JLM: Surf is such a great vehicle for showing the versatility of guitar. Who is one of your favourite guitarists? What is a technique of theirs you find inspiring?


JT: This question will get different answers on different days when I might be in different frames of mind. The first person I thought of is not a surf guitarist. Todd Huth (Primus, Sausage, Porch) first introduced me to the idea of the wicked and ugly being shiny and beautiful. It was back in the late 80s and the first time I heard his playing, I remember thinking his sound stimulated my other senses — like his riffs smelled like funky stilton, looked like melted plastic, and felt like the high you get right before coming down with sickness and tasted like crave-able canned fish. His fearless style was the first that informed me what “coloring outside the lines” might sound like. His walls of sound, jammy-pocket riffs, and atonal call/responses remind me of the horrible, beautiful chaos found in Picasso’s Guernica. I don’t think he characterizes surf guitar, but I want to bring that level of storytelling in my own work.


JLM: The last question is just your rite of passage among music fans: What’s the best live show you have ever seen?

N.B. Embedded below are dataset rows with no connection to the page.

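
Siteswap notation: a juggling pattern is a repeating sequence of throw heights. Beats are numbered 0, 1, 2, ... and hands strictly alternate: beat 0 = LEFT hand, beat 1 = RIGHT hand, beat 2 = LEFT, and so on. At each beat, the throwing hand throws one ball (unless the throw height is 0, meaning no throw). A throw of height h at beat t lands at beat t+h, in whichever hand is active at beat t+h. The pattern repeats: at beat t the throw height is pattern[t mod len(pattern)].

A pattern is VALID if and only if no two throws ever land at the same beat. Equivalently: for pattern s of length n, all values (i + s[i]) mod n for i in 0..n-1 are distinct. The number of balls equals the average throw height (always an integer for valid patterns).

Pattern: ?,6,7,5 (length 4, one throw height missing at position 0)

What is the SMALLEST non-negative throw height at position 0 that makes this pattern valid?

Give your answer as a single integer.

Answer: 2

Derivation:
i=0: s[i]=? (unknown)
i=1: (1 + 6) mod 4 = 3
i=2: (2 + 7) mod 4 = 1
i=3: (3 + 5) mod 4 = 0
Known residues: [0, 1, 3]; need a permutation of 0..3, so missing residue r = 2
Need (0 + s) mod 4 = 2; smallest s = (2 - 0) mod 4 = 2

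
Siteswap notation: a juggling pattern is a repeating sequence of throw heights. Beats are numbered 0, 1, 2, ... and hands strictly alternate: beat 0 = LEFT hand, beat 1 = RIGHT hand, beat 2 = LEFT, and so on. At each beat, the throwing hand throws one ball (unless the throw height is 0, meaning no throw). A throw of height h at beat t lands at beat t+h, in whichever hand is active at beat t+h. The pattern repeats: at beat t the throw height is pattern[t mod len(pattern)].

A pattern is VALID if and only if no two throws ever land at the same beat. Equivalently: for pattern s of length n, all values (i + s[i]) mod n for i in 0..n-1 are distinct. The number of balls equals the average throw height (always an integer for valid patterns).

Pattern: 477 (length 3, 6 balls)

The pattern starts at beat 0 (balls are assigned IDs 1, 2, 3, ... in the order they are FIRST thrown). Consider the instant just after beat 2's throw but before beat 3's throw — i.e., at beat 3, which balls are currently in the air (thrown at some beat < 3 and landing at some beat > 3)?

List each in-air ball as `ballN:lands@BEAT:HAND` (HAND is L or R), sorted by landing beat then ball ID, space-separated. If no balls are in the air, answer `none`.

Answer: ball1:lands@4:L ball2:lands@8:L ball3:lands@9:R

Derivation:
Beat 0 (L): throw ball1 h=4 -> lands@4:L; in-air after throw: [b1@4:L]
Beat 1 (R): throw ball2 h=7 -> lands@8:L; in-air after throw: [b1@4:L b2@8:L]
Beat 2 (L): throw ball3 h=7 -> lands@9:R; in-air after throw: [b1@4:L b2@8:L b3@9:R]
Beat 3 (R): throw ball4 h=4 -> lands@7:R; in-air after throw: [b1@4:L b4@7:R b2@8:L b3@9:R]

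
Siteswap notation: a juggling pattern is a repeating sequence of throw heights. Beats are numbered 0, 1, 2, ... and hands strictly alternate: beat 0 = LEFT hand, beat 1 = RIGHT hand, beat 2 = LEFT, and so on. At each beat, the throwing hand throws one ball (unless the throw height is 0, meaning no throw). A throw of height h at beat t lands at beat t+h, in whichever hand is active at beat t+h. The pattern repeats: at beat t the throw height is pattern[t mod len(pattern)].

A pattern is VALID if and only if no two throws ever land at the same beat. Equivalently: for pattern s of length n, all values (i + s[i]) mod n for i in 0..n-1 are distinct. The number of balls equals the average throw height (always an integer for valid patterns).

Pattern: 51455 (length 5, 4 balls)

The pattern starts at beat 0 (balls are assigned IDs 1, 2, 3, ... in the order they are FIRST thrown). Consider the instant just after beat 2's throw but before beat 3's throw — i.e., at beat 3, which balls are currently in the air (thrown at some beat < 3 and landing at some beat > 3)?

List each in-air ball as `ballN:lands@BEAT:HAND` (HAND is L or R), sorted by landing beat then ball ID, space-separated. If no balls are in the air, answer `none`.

Beat 0 (L): throw ball1 h=5 -> lands@5:R; in-air after throw: [b1@5:R]
Beat 1 (R): throw ball2 h=1 -> lands@2:L; in-air after throw: [b2@2:L b1@5:R]
Beat 2 (L): throw ball2 h=4 -> lands@6:L; in-air after throw: [b1@5:R b2@6:L]
Beat 3 (R): throw ball3 h=5 -> lands@8:L; in-air after throw: [b1@5:R b2@6:L b3@8:L]

Answer: ball1:lands@5:R ball2:lands@6:L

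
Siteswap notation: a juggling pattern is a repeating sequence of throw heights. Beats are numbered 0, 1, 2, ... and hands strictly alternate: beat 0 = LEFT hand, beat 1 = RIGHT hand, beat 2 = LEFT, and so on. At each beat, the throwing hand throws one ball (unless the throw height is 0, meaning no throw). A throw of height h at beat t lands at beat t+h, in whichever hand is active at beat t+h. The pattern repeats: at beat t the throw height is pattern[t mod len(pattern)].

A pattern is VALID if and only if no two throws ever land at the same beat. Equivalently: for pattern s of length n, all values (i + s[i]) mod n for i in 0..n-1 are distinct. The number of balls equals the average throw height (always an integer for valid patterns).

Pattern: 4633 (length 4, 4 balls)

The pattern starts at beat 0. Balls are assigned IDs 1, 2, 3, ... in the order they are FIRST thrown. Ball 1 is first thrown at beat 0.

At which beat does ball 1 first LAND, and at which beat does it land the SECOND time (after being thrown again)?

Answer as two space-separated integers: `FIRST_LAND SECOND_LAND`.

Answer: 4 8

Derivation:
Beat 0 (L): throw ball1 h=4 -> lands@4:L; in-air after throw: [b1@4:L]
Beat 1 (R): throw ball2 h=6 -> lands@7:R; in-air after throw: [b1@4:L b2@7:R]
Beat 2 (L): throw ball3 h=3 -> lands@5:R; in-air after throw: [b1@4:L b3@5:R b2@7:R]
Beat 3 (R): throw ball4 h=3 -> lands@6:L; in-air after throw: [b1@4:L b3@5:R b4@6:L b2@7:R]
Beat 4 (L): throw ball1 h=4 -> lands@8:L; in-air after throw: [b3@5:R b4@6:L b2@7:R b1@8:L]
Beat 5 (R): throw ball3 h=6 -> lands@11:R; in-air after throw: [b4@6:L b2@7:R b1@8:L b3@11:R]
Beat 6 (L): throw ball4 h=3 -> lands@9:R; in-air after throw: [b2@7:R b1@8:L b4@9:R b3@11:R]
Beat 7 (R): throw ball2 h=3 -> lands@10:L; in-air after throw: [b1@8:L b4@9:R b2@10:L b3@11:R]
Beat 8 (L): throw ball1 h=4 -> lands@12:L; in-air after throw: [b4@9:R b2@10:L b3@11:R b1@12:L]
Ball 1: thrown@0 h=4 -> first land @4; rethrown@4 h=4 -> second land @8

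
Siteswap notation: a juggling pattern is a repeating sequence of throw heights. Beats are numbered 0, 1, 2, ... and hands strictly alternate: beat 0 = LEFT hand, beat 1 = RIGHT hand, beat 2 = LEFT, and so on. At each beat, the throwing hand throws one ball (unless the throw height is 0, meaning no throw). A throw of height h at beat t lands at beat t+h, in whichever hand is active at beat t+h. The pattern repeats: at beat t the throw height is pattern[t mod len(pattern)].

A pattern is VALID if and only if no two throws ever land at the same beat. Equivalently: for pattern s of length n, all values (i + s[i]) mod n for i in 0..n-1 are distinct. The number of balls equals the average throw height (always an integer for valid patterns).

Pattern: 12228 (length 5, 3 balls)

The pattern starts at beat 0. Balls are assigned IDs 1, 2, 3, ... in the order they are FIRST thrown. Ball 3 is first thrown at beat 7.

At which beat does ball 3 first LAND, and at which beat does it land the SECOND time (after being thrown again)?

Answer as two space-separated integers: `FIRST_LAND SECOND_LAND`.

Beat 0 (L): throw ball1 h=1 -> lands@1:R; in-air after throw: [b1@1:R]
Beat 1 (R): throw ball1 h=2 -> lands@3:R; in-air after throw: [b1@3:R]
Beat 2 (L): throw ball2 h=2 -> lands@4:L; in-air after throw: [b1@3:R b2@4:L]
Beat 3 (R): throw ball1 h=2 -> lands@5:R; in-air after throw: [b2@4:L b1@5:R]
Beat 4 (L): throw ball2 h=8 -> lands@12:L; in-air after throw: [b1@5:R b2@12:L]
Beat 5 (R): throw ball1 h=1 -> lands@6:L; in-air after throw: [b1@6:L b2@12:L]
Beat 6 (L): throw ball1 h=2 -> lands@8:L; in-air after throw: [b1@8:L b2@12:L]
Beat 7 (R): throw ball3 h=2 -> lands@9:R; in-air after throw: [b1@8:L b3@9:R b2@12:L]
Beat 8 (L): throw ball1 h=2 -> lands@10:L; in-air after throw: [b3@9:R b1@10:L b2@12:L]
Beat 9 (R): throw ball3 h=8 -> lands@17:R; in-air after throw: [b1@10:L b2@12:L b3@17:R]
Beat 10 (L): throw ball1 h=1 -> lands@11:R; in-air after throw: [b1@11:R b2@12:L b3@17:R]
Beat 11 (R): throw ball1 h=2 -> lands@13:R; in-air after throw: [b2@12:L b1@13:R b3@17:R]
Beat 12 (L): throw ball2 h=2 -> lands@14:L; in-air after throw: [b1@13:R b2@14:L b3@17:R]
Beat 13 (R): throw ball1 h=2 -> lands@15:R; in-air after throw: [b2@14:L b1@15:R b3@17:R]
Beat 14 (L): throw ball2 h=8 -> lands@22:L; in-air after throw: [b1@15:R b3@17:R b2@22:L]
Beat 15 (R): throw ball1 h=1 -> lands@16:L; in-air after throw: [b1@16:L b3@17:R b2@22:L]
Beat 16 (L): throw ball1 h=2 -> lands@18:L; in-air after throw: [b3@17:R b1@18:L b2@22:L]
Beat 17 (R): throw ball3 h=2 -> lands@19:R; in-air after throw: [b1@18:L b3@19:R b2@22:L]
Ball 3: thrown@7 h=2 -> first land @9; rethrown@9 h=8 -> second land @17

Answer: 9 17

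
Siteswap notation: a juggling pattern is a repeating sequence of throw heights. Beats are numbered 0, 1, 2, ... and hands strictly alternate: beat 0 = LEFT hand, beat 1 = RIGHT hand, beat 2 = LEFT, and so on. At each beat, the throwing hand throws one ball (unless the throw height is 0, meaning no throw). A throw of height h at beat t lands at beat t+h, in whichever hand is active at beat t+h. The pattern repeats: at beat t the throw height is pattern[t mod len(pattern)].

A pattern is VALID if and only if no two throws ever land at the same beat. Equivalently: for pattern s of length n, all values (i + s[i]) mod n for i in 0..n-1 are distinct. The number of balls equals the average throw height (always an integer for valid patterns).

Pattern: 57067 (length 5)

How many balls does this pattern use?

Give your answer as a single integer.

Pattern = [5, 7, 0, 6, 7], length n = 5
  position 0: throw height = 5, running sum = 5
  position 1: throw height = 7, running sum = 12
  position 2: throw height = 0, running sum = 12
  position 3: throw height = 6, running sum = 18
  position 4: throw height = 7, running sum = 25
Total sum = 25; balls = sum / n = 25 / 5 = 5

Answer: 5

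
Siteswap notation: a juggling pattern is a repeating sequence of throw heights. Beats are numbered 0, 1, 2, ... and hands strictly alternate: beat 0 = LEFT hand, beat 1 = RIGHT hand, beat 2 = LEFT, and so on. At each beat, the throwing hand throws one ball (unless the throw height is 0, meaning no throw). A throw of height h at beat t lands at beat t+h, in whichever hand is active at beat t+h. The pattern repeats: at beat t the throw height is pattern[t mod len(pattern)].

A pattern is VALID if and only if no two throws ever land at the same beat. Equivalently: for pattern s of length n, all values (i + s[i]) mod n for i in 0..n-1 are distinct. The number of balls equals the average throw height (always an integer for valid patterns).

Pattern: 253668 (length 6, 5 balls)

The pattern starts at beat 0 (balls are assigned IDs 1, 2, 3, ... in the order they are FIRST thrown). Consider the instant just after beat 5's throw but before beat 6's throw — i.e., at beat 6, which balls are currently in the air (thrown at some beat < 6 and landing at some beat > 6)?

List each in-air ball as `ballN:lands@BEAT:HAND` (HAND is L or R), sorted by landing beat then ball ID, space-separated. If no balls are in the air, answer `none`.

Answer: ball3:lands@9:R ball4:lands@10:L ball1:lands@13:R

Derivation:
Beat 0 (L): throw ball1 h=2 -> lands@2:L; in-air after throw: [b1@2:L]
Beat 1 (R): throw ball2 h=5 -> lands@6:L; in-air after throw: [b1@2:L b2@6:L]
Beat 2 (L): throw ball1 h=3 -> lands@5:R; in-air after throw: [b1@5:R b2@6:L]
Beat 3 (R): throw ball3 h=6 -> lands@9:R; in-air after throw: [b1@5:R b2@6:L b3@9:R]
Beat 4 (L): throw ball4 h=6 -> lands@10:L; in-air after throw: [b1@5:R b2@6:L b3@9:R b4@10:L]
Beat 5 (R): throw ball1 h=8 -> lands@13:R; in-air after throw: [b2@6:L b3@9:R b4@10:L b1@13:R]
Beat 6 (L): throw ball2 h=2 -> lands@8:L; in-air after throw: [b2@8:L b3@9:R b4@10:L b1@13:R]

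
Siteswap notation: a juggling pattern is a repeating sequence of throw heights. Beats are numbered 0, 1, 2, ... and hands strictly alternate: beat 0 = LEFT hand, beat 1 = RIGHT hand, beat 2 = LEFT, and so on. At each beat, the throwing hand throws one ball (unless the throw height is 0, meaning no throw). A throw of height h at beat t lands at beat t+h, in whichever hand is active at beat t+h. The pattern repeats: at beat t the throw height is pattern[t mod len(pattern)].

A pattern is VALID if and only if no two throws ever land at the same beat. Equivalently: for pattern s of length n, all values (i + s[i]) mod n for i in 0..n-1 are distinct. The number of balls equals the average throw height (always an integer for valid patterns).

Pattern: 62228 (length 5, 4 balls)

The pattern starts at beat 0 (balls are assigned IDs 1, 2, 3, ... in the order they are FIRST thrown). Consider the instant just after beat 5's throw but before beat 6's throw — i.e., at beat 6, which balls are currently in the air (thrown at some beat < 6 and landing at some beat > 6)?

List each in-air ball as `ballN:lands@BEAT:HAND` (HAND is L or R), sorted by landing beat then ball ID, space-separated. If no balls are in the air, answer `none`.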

JT: Peter Murphy at a tiny club in Sacramento sometime around 2010. Stasia and I were right there, 10 feet away from this tiny stage with him and his band. We were and still are huge Bauhaus fans — they practically defined our formative years. That night, they played ALL Bauhaus music — but with a powerful edge that not even the original article had. It was spellbinding. Peter jiggled, shook, crooned, and danced — his singing and physicality encompassed everything I love about live theater. I mean, he was like 60, and he looked 30 — lithe in movement and joking in between songs with a lit cigarette dangling despite it being illegal. What a show. I know he’s fallen on harder times now, but my gods, I have never been so riveted nor connected so directly with any single performance.